You can’t get more live than Beardyman. Straight from brain to audience, and sometimes from audience to brain to audience. Either way, you don’t need a brain scanner to watch where his neural pathways are leading to, and who knows how much one of those is going to cost now that we have all gone a bit racist. Someone in the audience mentioned ‘drum and b’ and no sooner had the ‘b’ escaped his lips then Beardyman created the sound of a bee apocalypse.

The demise of bees was not the only issue he wanted to raise. Music and politics have long been linked but never quite in this way. Never has Nigel Farage been MCed about. This must have been a first and last for MCing. Any object, thought or sound was open game to act as a muse, whether deliberate or accidental . The possibilities were endless.

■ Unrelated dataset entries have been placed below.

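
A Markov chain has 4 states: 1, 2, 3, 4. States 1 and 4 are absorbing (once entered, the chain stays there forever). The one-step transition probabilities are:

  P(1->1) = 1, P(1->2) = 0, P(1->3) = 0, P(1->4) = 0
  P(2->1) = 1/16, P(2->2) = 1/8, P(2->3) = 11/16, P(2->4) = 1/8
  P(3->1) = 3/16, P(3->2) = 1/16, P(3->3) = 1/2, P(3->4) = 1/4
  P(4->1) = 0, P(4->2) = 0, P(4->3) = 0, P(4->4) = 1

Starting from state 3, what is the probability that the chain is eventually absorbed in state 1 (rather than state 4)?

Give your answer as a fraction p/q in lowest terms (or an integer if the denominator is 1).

Let a_i = P(absorbed in 1 | start in state i).
Boundary conditions: a_1 = 1, a_4 = 0.
For each transient state i, a_i = sum_j P(i->j) * a_j:
  a_2 = 1/16*a_1 + 1/8*a_2 + 11/16*a_3 + 1/8*a_4
  a_3 = 3/16*a_1 + 1/16*a_2 + 1/2*a_3 + 1/4*a_4

Substituting a_1 = 1 and a_4 = 0, rearrange to (I - Q) a = r where r[i] = P(i -> 1):
  [7/8, -11/16] . (a_2, a_3) = 1/16
  [-1/16, 1/2] . (a_2, a_3) = 3/16

Solving yields:
  a_2 = 41/101
  a_3 = 43/101

Starting state is 3, so the absorption probability is a_3 = 43/101.

Answer: 43/101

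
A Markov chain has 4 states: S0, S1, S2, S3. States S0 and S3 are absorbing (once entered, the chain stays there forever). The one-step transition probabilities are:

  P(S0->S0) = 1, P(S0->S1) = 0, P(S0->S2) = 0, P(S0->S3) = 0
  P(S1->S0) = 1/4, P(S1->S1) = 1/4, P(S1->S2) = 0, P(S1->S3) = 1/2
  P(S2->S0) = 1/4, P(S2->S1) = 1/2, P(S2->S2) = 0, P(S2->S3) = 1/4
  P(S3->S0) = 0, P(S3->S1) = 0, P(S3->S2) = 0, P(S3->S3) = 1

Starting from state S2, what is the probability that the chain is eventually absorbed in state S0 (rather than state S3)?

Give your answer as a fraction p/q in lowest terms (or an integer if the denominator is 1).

Answer: 5/12

Derivation:
Let a_i = P(absorbed in S0 | start in state i).
Boundary conditions: a_S0 = 1, a_S3 = 0.
For each transient state i, a_i = sum_j P(i->j) * a_j:
  a_S1 = 1/4*a_S0 + 1/4*a_S1 + 0*a_S2 + 1/2*a_S3
  a_S2 = 1/4*a_S0 + 1/2*a_S1 + 0*a_S2 + 1/4*a_S3

Substituting a_S0 = 1 and a_S3 = 0, rearrange to (I - Q) a = r where r[i] = P(i -> S0):
  [3/4, 0] . (a_S1, a_S2) = 1/4
  [-1/2, 1] . (a_S1, a_S2) = 1/4

Solving yields:
  a_S1 = 1/3
  a_S2 = 5/12

Starting state is S2, so the absorption probability is a_S2 = 5/12.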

Yet somehow half the live tracks he produced were about the male genitals. I guess men are sometimes disadvantaged by this aspect of their nature. Not being sexist but when you are twice beat boxing champion, clearly well-educated and have done your 10000 hours in what you do best… and you still have to sing about your genitals…well, just saying.

Still, it was amusing and befitting for a Thursday night in Worthing and in terms of emotional engagement he got that dead on. I did not, indeed, ‘want to be his balls’. Although chaotic and messy, there were some stand-out live improvised tracks from his ‘album per hour’ that should have been bottled, saved and then sprayed liberally during a grooving emergency.